The lender issued two loans to a North Carolina limited liability company. Each loan was secured by a parcel of real estate.  Four individuals guaranteed repayment of the loans. After the borrower defaulted, the lender filed a lawsuit against the borrower and the guarantors. The lender then initiated foreclosure proceedings on both properties. The lender was the sole bidder at both foreclosure sales. After the foreclosure, a significant deficiency balance remained on both loans. 

The Trial Court

The trial court entered summary judgment against the guarantors on the issue of their liability for payment of the deficiency under both loans. The sole issue for trial was what effect, if any, the value of the properties securing payment of the loans had on the deficiency owed. The borrower and the guarantors all sought to amend their answers to assert the anti-deficiency defense, which the trial court allowed. At trial, the jury found that the amounts paid by the lender for the parcels of real estate at foreclosure were substantially less than the fair market values of the parcels on the date of sale.

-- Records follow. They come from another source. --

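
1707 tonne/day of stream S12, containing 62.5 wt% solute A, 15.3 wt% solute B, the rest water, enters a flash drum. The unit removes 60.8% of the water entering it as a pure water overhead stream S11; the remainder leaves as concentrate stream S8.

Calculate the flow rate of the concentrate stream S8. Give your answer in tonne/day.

water entering = 1707×0.222 = 378.95 tonne/day; overhead removed = 0.608×378.95 = 230.4 tonne/day.
Concentrate = 1707 − 230.4 = 1476.6 tonne/day.

1477 tonne/day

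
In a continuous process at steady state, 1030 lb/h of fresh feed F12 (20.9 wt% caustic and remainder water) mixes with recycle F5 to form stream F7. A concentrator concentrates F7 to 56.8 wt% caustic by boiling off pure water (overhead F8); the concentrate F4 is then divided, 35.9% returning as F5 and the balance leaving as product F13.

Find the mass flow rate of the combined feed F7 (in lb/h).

1242 lb/h

Overall caustic balance (none leaves overhead): caustic in fresh feed = caustic in product, i.e. 1030×0.209 = (1−0.359)·F4·0.568.
F4 = 215.27/(0.568×0.641) = 591.26 lb/h.
Recycle F5 = 0.359×591.26 = 212.26 lb/h.
Combined feed F7 = 1030 + 212.26 = 1242.3 lb/h.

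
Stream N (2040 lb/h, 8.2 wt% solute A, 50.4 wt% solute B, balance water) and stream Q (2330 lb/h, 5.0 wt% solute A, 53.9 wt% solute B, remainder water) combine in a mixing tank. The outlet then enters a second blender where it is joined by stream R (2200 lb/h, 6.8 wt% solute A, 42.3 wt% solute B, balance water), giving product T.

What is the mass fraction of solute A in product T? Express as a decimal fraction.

0.0660

Overall, product flow = 6570 lb/h.
solute A in = 2040×0.082 + 2330×0.050 + 2200×0.068 = 433.38 lb/h.
solute A fraction in T = 0.0660.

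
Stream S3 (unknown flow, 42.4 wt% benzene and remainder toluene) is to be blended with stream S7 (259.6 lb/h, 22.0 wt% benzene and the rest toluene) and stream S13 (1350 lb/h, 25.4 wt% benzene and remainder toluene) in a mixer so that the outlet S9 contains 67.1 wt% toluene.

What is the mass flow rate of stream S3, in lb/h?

Let S3 be the unknown flow. Total out = 1609.6 + S3.
toluene balance: 1209.6 + 0.576·S3 = 0.671·(1609.6 + S3)
(0.576 − 0.671)·S3 = 0.671×1609.6 − 1209.6 = -129.55
S3 = -129.55 / -0.095 = 1363.6 lb/h

1364 lb/h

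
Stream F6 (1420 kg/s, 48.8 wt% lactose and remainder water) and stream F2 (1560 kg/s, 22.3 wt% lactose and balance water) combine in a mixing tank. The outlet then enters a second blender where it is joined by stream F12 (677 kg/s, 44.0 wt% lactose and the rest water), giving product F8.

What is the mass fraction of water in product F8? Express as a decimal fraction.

Overall, product flow = 3657 kg/s.
water in = 1420×0.512 + 1560×0.777 + 677×0.560 = 2318.3 kg/s.
water fraction in F8 = 0.6339.

0.6339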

The deficiency balances were adjusted to account for the fair market values the jury attributed to each property. 

The Appeal

On appeal, the lender made two primary arguments: (1) a guarantor is not among the class of obligors eligible to claim the benefit of section 45–21.36 because the statute applies only to a “mortgagor, trustor, or other maker of any such obligation whose property has been so purchased”; and (2) even if a guarantor is among those eligible to utilize the statute, the guarantors had waived their right to the statutory defense based on the guaranty’s express language. The Supreme Court disagreed with both arguments.

Prior Decisions

The court stated that it had previously addressed the essence of these two arguments in Wachovia Realty Investments v. Housing, Inc.Virginia Trust Company v. Dunlop; and Richmond Mortgage & Loan Corporation v. Wachovia Bank & Trust Company. 

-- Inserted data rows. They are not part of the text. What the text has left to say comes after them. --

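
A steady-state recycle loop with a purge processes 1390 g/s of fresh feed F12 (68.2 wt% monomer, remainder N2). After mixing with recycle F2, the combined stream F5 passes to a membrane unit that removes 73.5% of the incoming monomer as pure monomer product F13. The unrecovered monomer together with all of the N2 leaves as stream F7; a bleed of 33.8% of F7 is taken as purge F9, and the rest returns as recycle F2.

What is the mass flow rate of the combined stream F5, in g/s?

N2 enters only via F12 and leaves only via the purge: 1390×0.318 = 0.338×(N2 in F7), and the membrane unit passes all N2, so N2 in F5 = N2 in F7 = 1307.8 g/s.
monomer in F5: m_A = 1390×0.682 + (1−0.338)·(1−0.735)·m_A, so m_A = 947.98/0.8246 = 1149.7 g/s.
F5 = 1149.7 + 1307.8 = 2457.4 g/s.

2457 g/s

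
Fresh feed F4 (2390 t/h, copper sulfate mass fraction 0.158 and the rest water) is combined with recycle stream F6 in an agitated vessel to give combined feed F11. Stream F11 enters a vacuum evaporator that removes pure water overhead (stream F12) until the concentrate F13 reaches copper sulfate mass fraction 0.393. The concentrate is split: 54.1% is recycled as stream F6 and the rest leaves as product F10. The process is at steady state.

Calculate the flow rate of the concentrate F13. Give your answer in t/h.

Overall copper sulfate balance (none leaves overhead): copper sulfate in fresh feed = copper sulfate in product, i.e. 2390×0.158 = (1−0.541)·F13·0.393.
F13 = 377.62/(0.393×0.459) = 2093.4 t/h.

2093 t/h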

In Richmond Mortgage, the Supreme Court held that a guarantor was within the group of those who enjoy the protection of section 45—21.36. In Dunlop, the court addressed an anti-deficiency statute that contained language similar to the current version of 45—21.36. In that case, the court held that the guarantor had the right to utilize the statutory protection at trial. In Richmond Mortgage, the court noted that the purpose of the statute “was to protect a debtor from a creditor unilaterally determining the amount to be applied to a debt resulting from the trustee’s sale of collateral.”

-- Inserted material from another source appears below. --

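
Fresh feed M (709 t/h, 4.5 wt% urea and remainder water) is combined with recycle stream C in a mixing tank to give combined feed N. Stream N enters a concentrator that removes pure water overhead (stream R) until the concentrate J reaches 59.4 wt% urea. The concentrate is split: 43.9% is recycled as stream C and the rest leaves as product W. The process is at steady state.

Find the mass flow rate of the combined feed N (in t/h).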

The court expressly re-affirmed its previous holdings in Dunlop and Richmond Mortgage. The Highmark court held that the effect of N.C.G.S. § 45—21.36 establishes an equitable method of calculating the indebtedness, and it is not a “defense” in the usual sense which can be waived. The court also stated that “[a] guaranty, as it operates here, is a promise to repay the ‘indebtedness.’ Section 45—21.36 simply provides the method of calculating that amount.” Because the guarantors only guaranteed the repayment of the indebtedness, the amount of the indebtedness is calculated pursuant to N.C.G.S. § 45-21.36, and this type of defense is not subject to waiver.

Practical Effects

The practical effect of Highmark is that fewer cases will be appropriate for summary judgment. It is reasonable to expect that guarantors will raise the anti-deficiency defense much more frequently when the lender is the higher bidder at the foreclosure sale. Guarantors can create factual issues to be resolved by the jury by offering an appraisal or other competent evidence on the property’s value that differs from the lender’s value.It is anticipated that these types of cases will necessitate more extensive discovery and a trial—increasing the time and expense associated with deficiency actions.